The idea of police drones flying over Nevada has attracted a great deal of media and public attention over the past few weeks even though no drones are FAA-licensed for use in our state.
One reason is that in February Congress passed a bill, then signed by President Obama, requiring the Federal Aviation Administration to publish regulations within 90 days making it easier and faster for drone licenses to be issued. And it wasn’t as if there weren’t any already. Currently there are about 300 Certificates of Authorizations (COA), and that 42 of them have been issued to public entities. The FAA has issued 700 to 750 COAs since 2006.
The second reason is that Nevadans can easily see especially larger police departments in the state, such as Las Vegas Metro, Reno, Washoe County, and North Las Vegas, etc., acquiring drone technology. Certainly they have enough money, and Nevada police departments are not shy about using new technologies, such as cellphone tracking or posted cameras that can see things seven blocks away. In addition, one look at which other police departments have drones makes it obvious that Nevada’s could, too. Those other police forces include Arlington (Texas), North Little Rock (Ark.), Gadsden (Ala.), Mesa County (Ariz.), Miami-Dade County (Fla.), Ogden (Utah), Seattle (Wash.), and Orange County (Calif.).
The third reason is that drones have caught the attention of the general interest mass media: ranging from “Here’s Looking at You,” an article in the May 14, 2012, issue of The New Yorker magazine, to, in Las Vegas, being covered in several different ways by Channel 3 reporters and commentators.

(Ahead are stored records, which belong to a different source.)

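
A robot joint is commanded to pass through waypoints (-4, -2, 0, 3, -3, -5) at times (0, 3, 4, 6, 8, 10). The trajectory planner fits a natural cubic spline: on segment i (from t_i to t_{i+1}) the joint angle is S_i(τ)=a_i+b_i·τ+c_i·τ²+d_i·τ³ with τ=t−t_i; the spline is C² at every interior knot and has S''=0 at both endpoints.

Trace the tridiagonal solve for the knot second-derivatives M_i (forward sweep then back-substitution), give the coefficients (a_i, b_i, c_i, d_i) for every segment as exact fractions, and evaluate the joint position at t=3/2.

  seg 0: a=-4 b=821/3846 c=0 d=581/11538
  seg 1: a=-2 b=3025/1923 c=581/1282 d=-101/3846
  seg 2: a=0 b=9233/3846 c=240/641 d=-793/1923
  seg 3: a=3 b=-4039/3846 c=-1346/641 d=8653/15384
  seg 4: a=-3 b=-5192/1923 c=3269/2564 d=-3269/15384
S(3/2) = -35997/10256

Δ: Δ0=2/3, Δ1=2, Δ2=3/2, Δ3=-3, Δ4=-1
row 1: diag=8, rhs=8; c'=1/8, d'=1
row 2: denom=6−1·1/8=47/8; d'=(-3−1·1)/(47/8)=-32/47
row 3: denom=8−2·16/47=344/47; d'=(-27−2·-32/47)/(344/47)=-1205/344
row 4: denom=8−2·47/172=641/86; d'=(12−2·-1205/344)/(641/86)=3269/1282
back: M4=3269/1282
back: M3=-1205/344−47/172·3269/1282=-2692/641
back: M2=-32/47−16/47·-2692/641=480/641
back: M1=1−1/8·480/641=581/641
M: M0=0, M1=581/641, M2=480/641, M3=-2692/641, M4=3269/1282, M5=0
seg 0: a=-4, c=M0/2=0, d=(M1−M0)/(6·3)=581/11538, b=Δ0−h0·(2M0+M1)/6=821/3846
seg 1: a=-2, c=M1/2=581/1282, d=(M2−M1)/(6·1)=-101/3846, b=Δ1−h1·(2M1+M2)/6=3025/1923
seg 2: a=0, c=M2/2=240/641, d=(M3−M2)/(6·2)=-793/1923, b=Δ2−h2·(2M2+M3)/6=9233/3846
seg 3: a=3, c=M3/2=-1346/641, d=(M4−M3)/(6·2)=8653/15384, b=Δ3−h3·(2M3+M4)/6=-4039/3846
seg 4: a=-3, c=M4/2=3269/2564, d=(M5−M4)/(6·2)=-3269/15384, b=Δ4−h4·(2M4+M5)/6=-5192/1923
t_q=3/2 → seg 0, τ=3/2; S=-4+821/3846·τ+0·τ²+581/11538·τ³=-35997/10256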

The national ACLU issued a report in December 2011, “Protecting Privacy From Aerial Surveillance: Recommendations for Government Use of Drone Aircraft.” It outlines ways in which drones already are used by American governments, such as along the U.S.-Mexican border, and ways that local police could. It’s an ominous picture, frankly. The report outlines the ACLU’s specific concerns about police use of drones: “mission creep” (a drone initially bought for search-and-rescue is later used to hover continuously over a crime suspect’s house); tracking (like cellphone tracking or putting a GPS device on a citizen’s car); and new uses (such as potentially controlling protesters, stopping a fleeing vehicle, or even deploying weapons). The report asserted obvious or potential effects of police drone use: chilling effects on the public (people behave differently when watched, and not always for the better); voyeurism by rogue police; discriminatory targeting (e.g. racial profiling); institutional abuse, such as police chiefs or sheriffs deciding to spy on protesters; and problems of automated enforcement (drones cannot assess situations involving humans that another human can).
The national and Nevada ACLU recommend usage restrictions on police drones (such as not being used for mass surveillance or monitoring of First Amendment-protected activities); image retention restrictions; public input into, and public notice of, overall deployment policies; and auditing/effectiveness tracking.
Not only are those steps good public policy in a functioning democracy, but Fourth Amendment law may be helpful. While the U.S. Supreme Court has not taken a position on limits of unmanned aircraft, it stated in Dow Chemical v. US (1986), “surveillance of private property by using highly sophisticated surveillance equipment not generally available to the public, such as satellite technology, might be constitutionally proscribed absent a [search] warrant.” And in January’s decision in United States v. Jones, the U.S. Supreme Court prohibited attaching a GPS device to car for 28 days and said that surveillance without trespassing still may be an “unconstitutional invasion of privacy.”